Key Points:
The New Zealand dollar (NZD) climbed to around $0.612 on Thursday with the support from revised economic data indicating that the US economy grew at a slower pace than previously estimated in the first quarter.
This has increased speculation that the Federal Reserve may have room to cut interest rates later this year.
Picture: NZD appreciating against the USD, as observed on the VT Markets app.
Market participants are now focused on the upcoming US Personal Consumption Expenditures (PCE) inflation data, set to be released later today. As the preferred measure of inflation for the Federal Reserve, the PCE data will be closely watched for signals on future monetary policy actions.
A lower-than-expected reading could reinforce expectations of rate cuts, further impacting the USD and other currencies, including the NZD.
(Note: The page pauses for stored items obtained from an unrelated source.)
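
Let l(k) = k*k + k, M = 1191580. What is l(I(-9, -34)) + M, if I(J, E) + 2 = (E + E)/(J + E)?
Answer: 2203230970/1849 ≈ 1.1916e+6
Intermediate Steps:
I(J, E) = -2 + 2*E/(E + J) (I(J, E) = -2 + (E + E)/(J + E) = -2 + (2*E)/(E + J) = -2 + 2*E/(E + J))
l(k) = k + k² (l(k) = k² + k = k + k²)
l(I(-9, -34)) + M = (-2*(-9)/(-34 - 9))*(1 - 2*(-9)/(-34 - 9)) + 1191580 = (-2*(-9)/(-43))*(1 - 2*(-9)/(-43)) + 1191580 = (-2*(-9)*(-1/43))*(1 - 2*(-9)*(-1/43)) + 1191580 = -18*(1 - 18/43)/43 + 1191580 = -18/43*25/43 + 1191580 = -450/1849 + 1191580 = 2203230970/1849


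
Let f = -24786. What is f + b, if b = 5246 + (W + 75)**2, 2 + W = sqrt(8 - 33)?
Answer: -14236 + 730*I ≈ -14236.0 + 730.0*I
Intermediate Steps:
W = -2 + 5*I (W = -2 + sqrt(8 - 33) = -2 + sqrt(-25) = -2 + 5*I ≈ -2.0 + 5.0*I)
b = 5246 + (73 + 5*I)**2 (b = 5246 + ((-2 + 5*I) + 75)**2 = 5246 + (73 + 5*I)**2 ≈ 10550.0 + 730.0*I)
f + b = -24786 + (10550 + 730*I) = -14236 + 730*I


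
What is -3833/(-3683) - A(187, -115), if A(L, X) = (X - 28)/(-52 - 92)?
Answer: 25283/530352 ≈ 0.047672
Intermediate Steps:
A(L, X) = 7/36 - X/144 (A(L, X) = (-28 + X)/(-144) = (-28 + X)*(-1/144) = 7/36 - X/144)
-3833/(-3683) - A(187, -115) = -3833/(-3683) - (7/36 - 1/144*(-115)) = -3833*(-1/3683) - (7/36 + 115/144) = 3833/3683 - 1*143/144 = 3833/3683 - 143/144 = 25283/530352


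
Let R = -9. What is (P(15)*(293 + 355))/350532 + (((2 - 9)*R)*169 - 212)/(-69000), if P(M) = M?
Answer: -16595119/134370600 ≈ -0.12350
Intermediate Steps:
(P(15)*(293 + 355))/350532 + (((2 - 9)*R)*169 - 212)/(-69000) = (15*(293 + 355))/350532 + (((2 - 9)*(-9))*169 - 212)/(-69000) = (15*648)*(1/350532) + (-7*(-9)*169 - 212)*(-1/69000) = 9720*(1/350532) + (63*169 - 212)*(-1/69000) = 270/9737 + (10647 - 212)*(-1/69000) = 270/9737 + 10435*(-1/69000) = 270/9737 - 2087/13800 = -16595119/134370600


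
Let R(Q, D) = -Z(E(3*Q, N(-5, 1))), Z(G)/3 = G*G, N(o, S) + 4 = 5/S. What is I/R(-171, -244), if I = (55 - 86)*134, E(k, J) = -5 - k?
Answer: 2077/387096 ≈ 0.0053656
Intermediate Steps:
N(o, S) = -4 + 5/S
Z(G) = 3*G**2 (Z(G) = 3*(G*G) = 3*G**2)
I = -4154 (I = -31*134 = -4154)
R(Q, D) = -3*(-5 - 3*Q)**2
I/R(-171, -244) = -4154*(-1/(3*(5 + 3*(-171))**2)) = -4154*(-1/(3*(5 - 513)**2)) = -4154/((-3*(-508)**2)) = -4154/((-3*258064)) = -4154/(-774192) = -4154*(-1/774192) = 2077/387096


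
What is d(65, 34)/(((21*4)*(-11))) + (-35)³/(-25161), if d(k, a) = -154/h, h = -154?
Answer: 13197113/7749588 ≈ 1.7029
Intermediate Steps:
d(k, a) = 1 (d(k, a) = -154/(-154) = -154*(-1/154) = 1)
d(65, 34)/(((21*4)*(-11))) + (-35)³/(-25161) = 1/((21*4)*(-11)) + (-35)³/(-25161) = 1/(84*(-11)) - 42875*(-1/25161) = 1/(-924) + 42875/25161 = 1*(-1/924) + 42875/25161 = -1/924 + 42875/25161 = 13197113/7749588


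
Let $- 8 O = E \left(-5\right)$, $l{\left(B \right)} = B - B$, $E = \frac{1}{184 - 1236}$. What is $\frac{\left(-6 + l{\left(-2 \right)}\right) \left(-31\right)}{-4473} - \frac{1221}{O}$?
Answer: $\frac{15321420266}{7455} \approx 2.0552 \cdot 10^{6}$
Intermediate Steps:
$E = - \frac{1}{1052}$ ($E = \frac{1}{-1052} = - \frac{1}{1052} \approx -0.00095057$)
$l{\left(B \right)} = 0$
$O = - \frac{5}{8416}$ ($O = - \frac{\left(- \frac{1}{1052}\right) \left(-5\right)}{8} = \left(- \frac{1}{8}\right) \frac{5}{1052} = - \frac{5}{8416} \approx -0.00059411$)
$\frac{\left(-6 + l{\left(-2 \right)}\right) \left(-31\right)}{-4473} - \frac{1221}{O} = \frac{\left(-6 + 0\right) \left(-31\right)}{-4473} - \frac{1221}{- \frac{5}{8416}} = \left(-6\right) \left(-31\right) \left(- \frac{1}{4473}\right) - - \frac{10275936}{5} = 186 \left(- \frac{1}{4473}\right) + \frac{10275936}{5} = - \frac{62}{1491} + \frac{10275936}{5} = \frac{15321420266}{7455}$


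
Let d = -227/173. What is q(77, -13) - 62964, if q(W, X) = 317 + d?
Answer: -10838158/173 ≈ -62648.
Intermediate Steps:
d = -227/173 (d = -227*1/173 = -227/173 ≈ -1.3121)
q(W, X) = 54614/173 (q(W, X) = 317 - 227/173 = 54614/173)
q(77, -13) - 62964 = 54614/173 - 62964 = -10838158/173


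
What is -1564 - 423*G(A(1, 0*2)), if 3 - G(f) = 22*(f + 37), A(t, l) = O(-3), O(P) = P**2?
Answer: 425243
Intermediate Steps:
A(t, l) = 9 (A(t, l) = (-3)**2 = 9)
G(f) = -811 - 22*f (G(f) = 3 - 22*(f + 37) = 3 - 22*(37 + f) = 3 - (814 + 22*f) = 3 + (-814 - 22*f) = -811 - 22*f)
-1564 - 423*G(A(1, 0*2)) = -1564 - 423*(-811 - 22*9) = -1564 - 423*(-811 - 198) = -1564 - 423*(-1009) = -1564 + 426807 = 425243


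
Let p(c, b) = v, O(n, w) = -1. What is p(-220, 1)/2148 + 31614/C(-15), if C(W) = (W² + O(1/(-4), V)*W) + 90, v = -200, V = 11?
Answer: 256973/2685 ≈ 95.707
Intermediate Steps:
p(c, b) = -200
C(W) = 90 + W² - W (C(W) = (W² - W) + 90 = 90 + W² - W)
p(-220, 1)/2148 + 31614/C(-15) = -200/2148 + 31614/(90 + (-15)² - 1*(-15)) = -200*1/2148 + 31614/(90 + 225 + 15) = -50/537 + 31614/330 = -50/537 + 31614*(1/330) = -50/537 + 479/5 = 256973/2685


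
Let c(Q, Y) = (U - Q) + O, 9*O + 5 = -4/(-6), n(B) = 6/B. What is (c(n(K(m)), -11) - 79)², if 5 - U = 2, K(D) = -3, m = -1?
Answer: 4044121/729 ≈ 5547.5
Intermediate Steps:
U = 3 (U = 5 - 1*2 = 5 - 2 = 3)
O = -13/27 (O = -5/9 + (-4/(-6))/9 = -5/9 + (-4*(-⅙))/9 = -5/9 + (⅑)*(⅔) = -5/9 + 2/27 = -13/27 ≈ -0.48148)
c(Q, Y) = 68/27 - Q (c(Q, Y) = (3 - Q) - 13/27 = 68/27 - Q)
(c(n(K(m)), -11) - 79)² = ((68/27 - 6/(-3)) - 79)² = ((68/27 - 6*(-1)/3) - 79)² = ((68/27 - 1*(-2)) - 79)² = ((68/27 + 2) - 79)² = (122/27 - 79)² = (-2011/27)² = 4044121/729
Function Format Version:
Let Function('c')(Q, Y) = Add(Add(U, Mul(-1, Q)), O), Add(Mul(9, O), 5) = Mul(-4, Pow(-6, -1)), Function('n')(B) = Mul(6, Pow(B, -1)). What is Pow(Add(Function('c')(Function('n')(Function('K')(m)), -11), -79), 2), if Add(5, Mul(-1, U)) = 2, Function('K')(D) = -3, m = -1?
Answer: Rational(4044121, 729) ≈ 5547.5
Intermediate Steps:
U = 3 (U = Add(5, Mul(-1, 2)) = Add(5, -2) = 3)
O = Rational(-13, 27) (O = Add(Rational(-5, 9), Mul(Rational(1, 9), Mul(-4, Pow(-6, -1)))) = Add(Rational(-5, 9), Mul(Rational(1, 9), Mul(-4, Rational(-1, 6)))) = Add(Rational(-5, 9), Mul(Rational(1, 9), Rational(2, 3))) = Add(Rational(-5, 9), Rational(2, 27)) = Rational(-13, 27) ≈ -0.48148)
Function('c')(Q, Y) = Add(Rational(68, 27), Mul(-1, Q)) (Function('c')(Q, Y) = Add(Add(3, Mul(-1, Q)), Rational(-13, 27)) = Add(Rational(68, 27), Mul(-1, Q)))
Pow(Add(Function('c')(Function('n')(Function('K')(m)), -11), -79), 2) = Pow(Add(Add(Rational(68, 27), Mul(-1, Mul(6, Pow(-3, -1)))), -79), 2) = Pow(Add(Add(Rational(68, 27), Mul(-1, Mul(6, Rational(-1, 3)))), -79), 2) = Pow(Add(Add(Rational(68, 27), Mul(-1, -2)), -79), 2) = Pow(Add(Add(Rational(68, 27), 2), -79), 2) = Pow(Add(Rational(122, 27), -79), 2) = Pow(Rational(-2011, 27), 2) = Rational(4044121, 729)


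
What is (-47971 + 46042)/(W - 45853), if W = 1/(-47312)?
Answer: 30421616/723132379 ≈ 0.042069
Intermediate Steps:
W = -1/47312 ≈ -2.1136e-5
(-47971 + 46042)/(W - 45853) = (-47971 + 46042)/(-1/47312 - 45853) = -1929/(-2169397137/47312) = -1929*(-47312/2169397137) = 30421616/723132379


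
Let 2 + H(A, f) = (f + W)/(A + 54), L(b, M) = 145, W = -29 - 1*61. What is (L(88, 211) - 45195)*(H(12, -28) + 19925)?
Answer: -29615870000/33 ≈ -8.9745e+8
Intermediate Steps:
W = -90 (W = -29 - 61 = -90)
H(A, f) = -2 + (-90 + f)/(54 + A) (H(A, f) = -2 + (f - 90)/(A + 54) = -2 + (-90 + f)/(54 + A))
(L(88, 211) - 45195)*(H(12, -28) + 19925) = (145 - 45195)*((-198 - 28 - 2*12)/(54 + 12) + 19925) = -45050*((-198 - 28 - 24)/66 + 19925) = -45050*((1/66)*(-250) + 19925) = -45050*(-125/33 + 19925) = -45050*657400/33 = -29615870000/33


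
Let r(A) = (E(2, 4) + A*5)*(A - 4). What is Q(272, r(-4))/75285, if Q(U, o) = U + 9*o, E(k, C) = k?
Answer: 224/10755 ≈ 0.020828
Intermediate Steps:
r(A) = (-4 + A)*(2 + 5*A) (r(A) = (2 + A*5)*(A - 4) = (2 + 5*A)*(-4 + A) = (-4 + A)*(2 + 5*A))
Q(272, r(-4))/75285 = (272 + 9*(-8 - 18*(-4) + 5*(-4)**2))/75285 = (272 + 9*(-8 + 72 + 5*16))*(1/75285) = (272 + 9*(-8 + 72 + 80))*(1/75285) = (272 + 9*144)*(1/75285) = (272 + 1296)*(1/75285) = 1568*(1/75285) = 224/10755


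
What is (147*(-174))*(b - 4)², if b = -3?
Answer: -1253322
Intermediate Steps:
(147*(-174))*(b - 4)² = (147*(-174))*(-3 - 4)² = -25578*(-7)² = -25578*49 = -1253322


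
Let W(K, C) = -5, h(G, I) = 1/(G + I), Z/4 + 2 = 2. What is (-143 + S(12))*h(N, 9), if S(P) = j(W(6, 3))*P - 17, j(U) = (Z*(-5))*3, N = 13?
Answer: -80/11 ≈ -7.2727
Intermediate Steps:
Z = 0 (Z = -8 + 4*2 = -8 + 8 = 0)
j(U) = 0 (j(U) = (0*(-5))*3 = 0*3 = 0)
S(P) = -17 (S(P) = 0*P - 17 = 0 - 17 = -17)
(-143 + S(12))*h(N, 9) = (-143 - 17)/(13 + 9) = -160/22 = -160*1/22 = -80/11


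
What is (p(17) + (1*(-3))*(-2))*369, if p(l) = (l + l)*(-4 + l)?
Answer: 165312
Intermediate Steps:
p(l) = 2*l*(-4 + l) (p(l) = (2*l)*(-4 + l) = 2*l*(-4 + l))
(p(17) + (1*(-3))*(-2))*369 = (2*17*(-4 + 17) + (1*(-3))*(-2))*369 = (2*17*13 - 3*(-2))*369 = (442 + 6)*369 = 448*369 = 165312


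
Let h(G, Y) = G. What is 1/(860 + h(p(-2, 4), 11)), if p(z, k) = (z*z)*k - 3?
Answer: 1/873 ≈ 0.0011455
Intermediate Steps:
p(z, k) = -3 + k*z**2 (p(z, k) = z**2*k - 3 = k*z**2 - 3 = -3 + k*z**2)
1/(860 + h(p(-2, 4), 11)) = 1/(860 + (-3 + 4*(-2)**2)) = 1/(860 + (-3 + 4*4)) = 1/(860 + (-3 + 16)) = 1/(860 + 13) = 1/873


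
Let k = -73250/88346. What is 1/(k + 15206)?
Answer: 44173/671658013 ≈ 6.5767e-5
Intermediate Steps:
k = -36625/44173 (k = -73250*1/88346 = -36625/44173 ≈ -0.82913)
1/(k + 15206) = 1/(-36625/44173 + 15206) = 1/(671658013/44173) = 44173/671658013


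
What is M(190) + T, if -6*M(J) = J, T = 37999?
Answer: 113902/3 ≈ 37967.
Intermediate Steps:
M(J) = -J/6
M(190) + T = -1/6*190 + 37999 = -95/3 + 37999 = 113902/3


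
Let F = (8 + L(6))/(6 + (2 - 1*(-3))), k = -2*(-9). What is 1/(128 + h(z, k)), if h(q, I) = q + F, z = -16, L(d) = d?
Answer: 11/1246 ≈ 0.0088283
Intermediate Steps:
k = 18
F = 14/11 (F = (8 + 6)/(6 + (2 - 1*(-3))) = 14/(6 + (2 + 3)) = 14/(6 + 5) = 14/11 ≈ 1.2727)
h(q, I) = 14/11 + q (h(q, I) = q + 14/11 = 14/11 + q)
1/(128 + h(z, k)) = 1/(128 + (14/11 - 16)) = 1/(128 - 162/11) = 1/(1246/11) = 11/1246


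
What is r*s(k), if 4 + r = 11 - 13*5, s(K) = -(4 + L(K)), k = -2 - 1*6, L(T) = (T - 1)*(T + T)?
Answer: 8584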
The New Zealand government released its annual budget report on Thursday, offering modest tax relief and reducing new spending.
The budget aims to address sluggish economic growth, rising unemployment and a weaker balance sheet. This conservative fiscal approach reflects a cautious stance by the government in facing ongoing economic challenges.
Market participants are also awaiting a speech by Reserve Bank of New Zealand (RBNZ) Governor Adrian Orr, following the policy decision by the central bank last week. Orr’s comments will be scrutinized for insights into the outlook on inflation, interest rates and overall economic conditions.
The NZD may experience further volatility depending on the US PCE inflation data and the speech of Governor Orr. A dovish stance from the Fed could strengthen the NZD, while a hawkish outlook from the RBNZ may further support the currency.
Related article: Interest rate tug-of-war for central banks: Hawkish vs dovish
In the longer term, the economic conditions and fiscal policies of New Zealand will play a crucial role in determining the performance of its currency.